Grande successo al Teatro Cilea per lo spettacolo “Il sogno di Giuseppe”

L’associazione Terzo Millennio di Sant’Eufemia d’Aspromonte ha portato in scena uno spettacolo che ha emozionato, divertito e incantato allo stesso tempo

nuovo millennio3Sant’Eufemia d’Aspromonte, con l’Associazione Terzo Millennio, incanta il Cilea di Reggio Calabria. Ieri sera, venerdì 1 aprile, è andato in scena lo spettacolo “Il sogno di Giuseppe“, curato dai membri dell’Associazione eufemiese, e gli applausi, insieme ai commenti entusiasti del pubblico presente in sala, non si sono fatti desiderare. Una rappresentazione curata nei minimi particolari da chi, come ha sottolineato il presidente del Terzo Millennio, Francesco Luppino, “fa tutt’altro nella vita“, ma ha dedicato all’Associazione tempo e risorse per poter regalare agli spettatori un risultato che ha emozionato, divertito e incantato allo stesso tempo.

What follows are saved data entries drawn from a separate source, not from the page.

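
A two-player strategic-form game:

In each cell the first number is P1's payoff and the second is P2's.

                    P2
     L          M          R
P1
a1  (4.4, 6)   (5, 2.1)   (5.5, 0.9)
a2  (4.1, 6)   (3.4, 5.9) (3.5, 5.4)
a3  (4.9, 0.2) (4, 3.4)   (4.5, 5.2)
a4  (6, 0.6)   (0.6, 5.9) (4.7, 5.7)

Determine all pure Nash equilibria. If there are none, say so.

P1 against L: payoffs 4.4, 4.1, 4.9, 6 → best response a4.
P1 against M: payoffs 5, 3.4, 4, 0.6 → best response a1.
P1 against R: payoffs 5.5, 3.5, 4.5, 4.7 → best response a1.
P2 against a1: payoffs 6, 2.1, 0.9 → best response L.
P2 against a2: payoffs 6, 5.9, 5.4 → best response L.
P2 against a3: payoffs 0.2, 3.4, 5.2 → best response R.
P2 against a4: payoffs 0.6, 5.9, 5.7 → best response M.
No profile is a mutual best response for all players.

There is no pure-strategy Nash equilibrium.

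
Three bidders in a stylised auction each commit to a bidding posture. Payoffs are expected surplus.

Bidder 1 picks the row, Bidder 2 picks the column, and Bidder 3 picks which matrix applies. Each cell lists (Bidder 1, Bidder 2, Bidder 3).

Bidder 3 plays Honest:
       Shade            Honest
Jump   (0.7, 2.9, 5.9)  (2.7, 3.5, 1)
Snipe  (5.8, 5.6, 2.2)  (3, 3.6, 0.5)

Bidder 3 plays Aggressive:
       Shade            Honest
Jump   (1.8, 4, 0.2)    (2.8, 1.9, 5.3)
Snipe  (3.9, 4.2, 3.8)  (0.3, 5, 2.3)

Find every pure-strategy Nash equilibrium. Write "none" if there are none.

none

(Jump, Shade, Honest): Bidder 1 can switch to Snipe (0.7 → 5.8). Not NE.
(Jump, Shade, Aggressive): Bidder 1 can switch to Snipe (1.8 → 3.9). Not NE.
(Jump, Honest, Honest): Bidder 1 can switch to Snipe (2.7 → 3). Not NE.
(Jump, Honest, Aggressive): Bidder 2 can switch to Shade (1.9 → 4). Not NE.
(Snipe, Shade, Honest): Bidder 3 can switch to Aggressive (2.2 → 3.8). Not NE.
(Snipe, Shade, Aggressive): Bidder 2 can switch to Honest (4.2 → 5). Not NE.
(Snipe, Honest, Honest): Bidder 2 can switch to Shade (3.6 → 5.6). Not NE.
(Snipe, Honest, Aggressive): Bidder 1 can switch to Jump (0.3 → 2.8). Not NE.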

Con un messaggio, quello del perdono, che ha fatto da filo conduttore di tutto il racconto, nel quale si narra la storia di Giuseppe, interpretato da un sorprendente Valerio Rositano, che nella vita fa il pizzaiolo, e che veste i panni di un giovane ebreo, intelligente e sognatore, il quale suscita così tanta invidia nei fratelli, che questi decideranno di venderlo come schiavo. Ma Giuseppe si salva e dopo una serie di peripezie si ritrova in Egitto dove, grazie alla sua dote, ovvero quella di saper interpretare i sogni, diventa addirittura viceré del faraone e sposa la bella e dolce figlia di un importante uomo del regno, interpretata dalla bravissima ed emozionante Iole Foti. Alla fine Giuseppe, che medita vendetta nei confronti dei suoi fratelli, decide di perdonarli e li accoglie nella sua ricca casa proprio nel momento in cui una carestia li aveva colpiti.

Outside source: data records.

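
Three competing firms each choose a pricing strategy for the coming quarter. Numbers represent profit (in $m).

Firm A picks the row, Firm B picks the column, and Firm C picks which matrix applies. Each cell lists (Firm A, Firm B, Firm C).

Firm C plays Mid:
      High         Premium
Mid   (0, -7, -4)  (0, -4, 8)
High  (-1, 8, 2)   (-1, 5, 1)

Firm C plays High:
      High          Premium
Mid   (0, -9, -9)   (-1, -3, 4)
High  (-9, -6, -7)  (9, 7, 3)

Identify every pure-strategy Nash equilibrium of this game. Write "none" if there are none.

(Mid, High, Mid): Firm B can switch to Premium (-7 → -4). Not NE.
(Mid, High, High): Firm B can switch to Premium (-9 → -3). Not NE.
(Mid, Premium, Mid): Firm A gets 0, best alternative -1; Firm B gets -4, best alternative -7; Firm C gets 8, best alternative 4. No profitable deviation — NE.
(Mid, Premium, High): Firm A can switch to High (-1 → 9). Not NE.
(High, High, Mid): Firm A can switch to Mid (-1 → 0). Not NE.
(High, High, High): Firm A can switch to Mid (-9 → 0). Not NE.
(High, Premium, Mid): Firm A can switch to Mid (-1 → 0). Not NE.
(High, Premium, High): Firm A gets 9, best alternative -1; Firm B gets 7, best alternative -6; Firm C gets 3, best alternative 1. No profitable deviation — NE.

Pure-strategy Nash equilibria: (Mid, Premium, Mid), (High, Premium, High)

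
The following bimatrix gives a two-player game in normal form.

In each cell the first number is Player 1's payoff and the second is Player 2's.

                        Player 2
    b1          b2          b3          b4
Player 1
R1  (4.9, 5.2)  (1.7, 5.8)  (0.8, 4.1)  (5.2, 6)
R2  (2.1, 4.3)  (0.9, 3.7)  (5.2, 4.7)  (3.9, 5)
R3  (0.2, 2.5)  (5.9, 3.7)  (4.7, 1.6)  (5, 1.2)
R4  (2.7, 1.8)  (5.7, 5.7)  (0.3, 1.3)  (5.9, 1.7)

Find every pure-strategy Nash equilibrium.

Pure NE: (R3, b2)

Player 1 against b1: payoffs 4.9, 2.1, 0.2, 2.7 → best response R1.
Player 1 against b2: payoffs 1.7, 0.9, 5.9, 5.7 → best response R3.
Player 1 against b3: payoffs 0.8, 5.2, 4.7, 0.3 → best response R2.
Player 1 against b4: payoffs 5.2, 3.9, 5, 5.9 → best response R4.
Player 2 against R1: payoffs 5.2, 5.8, 4.1, 6 → best response b4.
Player 2 against R2: payoffs 4.3, 3.7, 4.7, 5 → best response b4.
Player 2 against R3: payoffs 2.5, 3.7, 1.6, 1.2 → best response b2.
Player 2 against R4: payoffs 1.8, 5.7, 1.3, 1.7 → best response b2.
Mutual best responses: (R3, b2).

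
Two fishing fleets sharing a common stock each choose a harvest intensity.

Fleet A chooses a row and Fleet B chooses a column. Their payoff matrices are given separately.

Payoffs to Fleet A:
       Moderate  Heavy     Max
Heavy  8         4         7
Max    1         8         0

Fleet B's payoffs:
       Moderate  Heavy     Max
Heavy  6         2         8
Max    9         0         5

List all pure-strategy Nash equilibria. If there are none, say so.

(Heavy, Max)

(Heavy, Moderate): Fleet B can switch to Max (6 → 8). Not NE.
(Heavy, Heavy): Fleet A can switch to Max (4 → 8). Not NE.
(Heavy, Max): Fleet A gets 7, best alternative 0; Fleet B gets 8, best alternative 6. No profitable deviation — NE.
(Max, Moderate): Fleet A can switch to Heavy (1 → 8). Not NE.
(Max, Heavy): Fleet B can switch to Moderate (0 → 9). Not NE.
(Max, Max): Fleet A can switch to Heavy (0 → 7). Not NE.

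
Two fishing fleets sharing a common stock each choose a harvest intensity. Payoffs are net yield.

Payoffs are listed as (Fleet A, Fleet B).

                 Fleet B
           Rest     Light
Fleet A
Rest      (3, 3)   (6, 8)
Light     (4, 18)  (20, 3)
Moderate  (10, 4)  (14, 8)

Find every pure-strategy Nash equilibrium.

Fleet A against Rest: payoffs 3, 4, 10 → best response Moderate.
Fleet A against Light: payoffs 6, 20, 14 → best response Light.
Fleet B against Rest: payoffs 3, 8 → best response Light.
Fleet B against Light: payoffs 18, 3 → best response Rest.
Fleet B against Moderate: payoffs 4, 8 → best response Light.
No profile is a mutual best response for all players.

There is no pure-strategy Nash equilibrium.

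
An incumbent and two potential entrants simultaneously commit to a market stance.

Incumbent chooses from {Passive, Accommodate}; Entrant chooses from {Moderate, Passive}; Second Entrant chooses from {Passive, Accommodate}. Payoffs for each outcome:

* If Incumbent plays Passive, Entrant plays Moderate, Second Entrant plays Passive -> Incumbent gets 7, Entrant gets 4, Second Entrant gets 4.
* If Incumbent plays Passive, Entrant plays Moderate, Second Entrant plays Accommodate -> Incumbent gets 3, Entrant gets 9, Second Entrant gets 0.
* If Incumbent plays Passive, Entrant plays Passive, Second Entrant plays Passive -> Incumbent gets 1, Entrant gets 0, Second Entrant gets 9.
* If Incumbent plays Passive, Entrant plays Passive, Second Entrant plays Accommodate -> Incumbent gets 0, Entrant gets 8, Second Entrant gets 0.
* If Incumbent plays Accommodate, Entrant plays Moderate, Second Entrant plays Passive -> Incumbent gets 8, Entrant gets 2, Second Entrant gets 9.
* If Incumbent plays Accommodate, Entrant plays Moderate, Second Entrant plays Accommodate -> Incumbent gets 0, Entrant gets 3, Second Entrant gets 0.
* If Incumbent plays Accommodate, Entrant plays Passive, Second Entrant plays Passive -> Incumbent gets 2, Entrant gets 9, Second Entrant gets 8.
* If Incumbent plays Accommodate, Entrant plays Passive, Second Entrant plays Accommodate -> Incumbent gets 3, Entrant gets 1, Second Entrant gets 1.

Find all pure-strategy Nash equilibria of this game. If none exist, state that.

(Passive, Moderate, Passive): Incumbent can switch to Accommodate (7 → 8). Not NE.
(Passive, Moderate, Accommodate): Second Entrant can switch to Passive (0 → 4). Not NE.
(Passive, Passive, Passive): Incumbent can switch to Accommodate (1 → 2). Not NE.
(Passive, Passive, Accommodate): Incumbent can switch to Accommodate (0 → 3). Not NE.
(Accommodate, Moderate, Passive): Entrant can switch to Passive (2 → 9). Not NE.
(Accommodate, Moderate, Accommodate): Incumbent can switch to Passive (0 → 3). Not NE.
(Accommodate, Passive, Passive): Incumbent gets 2, best alternative 1; Entrant gets 9, best alternative 2; Second Entrant gets 8, best alternative 1. No profitable deviation — NE.
(Accommodate, Passive, Accommodate): Entrant can switch to Moderate (1 → 3). Not NE.

The unique pure-strategy Nash equilibrium is (Accommodate, Passive, Passive).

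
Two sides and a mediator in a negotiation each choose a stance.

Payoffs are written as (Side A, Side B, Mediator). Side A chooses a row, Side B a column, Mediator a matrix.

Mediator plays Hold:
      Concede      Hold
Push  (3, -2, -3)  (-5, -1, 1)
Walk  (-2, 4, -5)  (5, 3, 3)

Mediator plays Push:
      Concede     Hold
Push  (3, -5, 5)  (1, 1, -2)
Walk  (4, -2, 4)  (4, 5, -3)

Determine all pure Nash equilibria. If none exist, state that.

(Push, Concede, Hold): Side B can switch to Hold (-2 → -1). Not NE.
(Push, Concede, Push): Side A can switch to Walk (3 → 4). Not NE.
(Push, Hold, Hold): Side A can switch to Walk (-5 → 5). Not NE.
(Push, Hold, Push): Side A can switch to Walk (1 → 4). Not NE.
(Walk, Concede, Hold): Side A can switch to Push (-2 → 3). Not NE.
(Walk, Concede, Push): Side B can switch to Hold (-2 → 5). Not NE.
(Walk, Hold, Hold): Side B can switch to Concede (3 → 4). Not NE.
(Walk, Hold, Push): Mediator can switch to Hold (-3 → 3). Not NE.

none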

Dallo spettacolo, un musical in due atti scritto da Pietro Castellacci e musicato da Giampaolo Belardinelli, è emerso tutto il lavoro che i membri dell’Associazione Terzo Millennio, la quale vanta oltre cento soci, hanno svolto per riuscire a portare in scena uno spettacolo degno di un palcoscenico come quello del Cilea, che come ha sottolineato il presidente Luppino: “Era il nostro sogno e siamo riusciti a realizzarlo“. L’emozione, palpabile tra il pubblico, ma anche tra gli stessi attori, ha accompagnato la platea dall’inizio alla fine. Come ha precisato infine Francesco Luppino, tutto il ricavato dello spettacolo, oltre a coprire i costi della serata, sarà devoluto in beneficenza, e in particolare a una coppia di coniugi che da anni ha creato una sorta di “famiglia allargata”, prendendo in affido e in adozione diversi bambini di tutte le età.